Он обращается благодарной памятью к образу Семена Ефимовича:

«Земля да будет Вам пухом, мой первый редактор!»

И вдруг простая, как спазма сердечной мышцы, мысль пронзает его существо:

«Что было бы, если б я сел с нею рядом? Что могло быть?»

Владимир Сергеевич знает так много, он может ответить почти на каждый вопрос. Но он никогда, никогда, никогда не узнает, что было бы, если бы...

Никогда!

Такое короткое слово, равное целой непрожитой жизни.

Длинная дорога с футбола

В то лето «Уран» играл плохо. Но все же играл. Он бы мог. Он вел в игре с тбилисским «Динамо» два — ноль, но зазнался и бросил играть. И грузины забили ему два мяча. И ростовское СКА забило, хотя «Уран» наседал и сломил оборону, и вел с преимуществом в два мяча.

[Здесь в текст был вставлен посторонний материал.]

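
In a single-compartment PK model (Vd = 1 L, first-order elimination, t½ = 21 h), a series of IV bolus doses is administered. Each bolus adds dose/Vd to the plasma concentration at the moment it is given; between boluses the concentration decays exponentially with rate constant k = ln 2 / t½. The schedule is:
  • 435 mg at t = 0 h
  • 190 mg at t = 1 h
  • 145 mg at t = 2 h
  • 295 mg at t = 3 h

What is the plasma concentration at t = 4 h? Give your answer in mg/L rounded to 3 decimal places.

974.444 mg/L

k = ln 2 / 21 = 0.03301 per h
Dose 1 (435 mg at t=0 h): 435·exp(−0.03301·4) = 381.198 mg/L
Dose 2 (190 mg at t=1 h): 190·exp(−0.03301·3) = 172.087 mg/L
Dose 3 (145 mg at t=2 h): 145·exp(−0.03301·2) = 135.737 mg/L
Dose 4 (295 mg at t=3 h): 295·exp(−0.03301·1) = 285.422 mg/L
C(4) = 381.198 + 172.087 + 135.737 + 285.422 = 974.444 mg/L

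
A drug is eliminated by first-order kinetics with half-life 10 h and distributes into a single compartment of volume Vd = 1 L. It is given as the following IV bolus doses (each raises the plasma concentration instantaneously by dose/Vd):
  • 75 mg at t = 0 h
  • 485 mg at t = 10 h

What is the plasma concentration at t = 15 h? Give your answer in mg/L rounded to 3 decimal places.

369.463 mg/L

k = ln 2 / 10 = 0.06931 per h
Dose 1 (75 mg at t=0 h): 75·exp(−0.06931·15) = 26.517 mg/L
Dose 2 (485 mg at t=10 h): 485·exp(−0.06931·5) = 342.947 mg/L
C(15) = 26.517 + 342.947 = 369.463 mg/L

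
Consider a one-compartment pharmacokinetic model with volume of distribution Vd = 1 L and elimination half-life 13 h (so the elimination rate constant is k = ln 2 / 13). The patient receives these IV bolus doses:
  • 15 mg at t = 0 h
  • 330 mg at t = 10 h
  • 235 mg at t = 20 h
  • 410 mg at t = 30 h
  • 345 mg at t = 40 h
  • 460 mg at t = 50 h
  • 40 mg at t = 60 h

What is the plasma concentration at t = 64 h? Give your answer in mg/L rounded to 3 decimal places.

k = ln 2 / 13 = 0.05332 per h
Dose 1 (15 mg at t=0 h): 15·exp(−0.05332·64) = 0.494 mg/L
Dose 2 (330 mg at t=10 h): 330·exp(−0.05332·54) = 18.539 mg/L
Dose 3 (235 mg at t=20 h): 235·exp(−0.05332·44) = 22.501 mg/L
Dose 4 (410 mg at t=30 h): 410·exp(−0.05332·34) = 66.907 mg/L
Dose 5 (345 mg at t=40 h): 345·exp(−0.05332·24) = 95.956 mg/L
Dose 6 (460 mg at t=50 h): 460·exp(−0.05332·14) = 218.058 mg/L
Dose 7 (40 mg at t=60 h): 40·exp(−0.05332·4) = 32.317 mg/L
C(64) = 0.494 + 18.539 + 22.501 + 66.907 + 95.956 + 218.058 + 32.317 = 454.772 mg/L

454.772 mg/L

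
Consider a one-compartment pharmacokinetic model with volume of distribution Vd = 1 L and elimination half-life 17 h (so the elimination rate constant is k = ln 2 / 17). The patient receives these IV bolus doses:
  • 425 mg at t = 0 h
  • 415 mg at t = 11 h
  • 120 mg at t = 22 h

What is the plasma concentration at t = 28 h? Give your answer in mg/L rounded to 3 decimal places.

k = ln 2 / 17 = 0.04077 per h
Dose 1 (425 mg at t=0 h): 425·exp(−0.04077·28) = 135.698 mg/L
Dose 2 (415 mg at t=11 h): 415·exp(−0.04077·17) = 207.500 mg/L
Dose 3 (120 mg at t=22 h): 120·exp(−0.04077·6) = 93.958 mg/L
C(28) = 135.698 + 207.500 + 93.958 = 437.157 mg/L

437.157 mg/L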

В игре с московским «Динамо» и вовсе вышло досадно: Мигалкин промазал пенальти. Маленький, рыжий, он разбежался, а Яшин и не глядел на него. Лев Яшин медленно шествовал вдоль ворот. Походка его была львиной. Ося Мигалкин заячьим скоком подпрыгнул к мячу и будто запнулся. Мяч порскнул мимо ворот и укатился на гаревую дорожку. Лев Яшин даже не потянулся к нему. Он, подбоченясь, стоял в воротах, в черной футболке и кепке, вратарь сборной мира. Трибуны свистали. Мигалкин трусил к центру поля...

И все же «Уран» бы мог. Он справился с минским «Динамо». Он выиграл у «Спартака». Мигалкин мчался вперед, по краю. Как солнечный зайчик, металась по полю его голова.

Центрфорвард «Урана» Коля Бывалов... Да что теперь говорить о Коле? Вывалов нарушил спортивный режим, и в центре пришлось играть Осе.

— Мигалкин-Пугалкин! — кричал стадион. — Полива-ай!

Ося старался, но не хватало ему заряда для пушечного удара. Ося был бумерангом, лишь залетал на штрафную площадку врага и опять возвращался.

Алябьев тоже старался. Но что — Алябьев? Ему уже минуло тридцать. Противники были плечистей, моложе, наглей. Их шеи были потолще и ляжки покрепче. Алябьев терялся в толпе. Толпа его затирала, валила наземь. Алябьев уже не годился, сошел.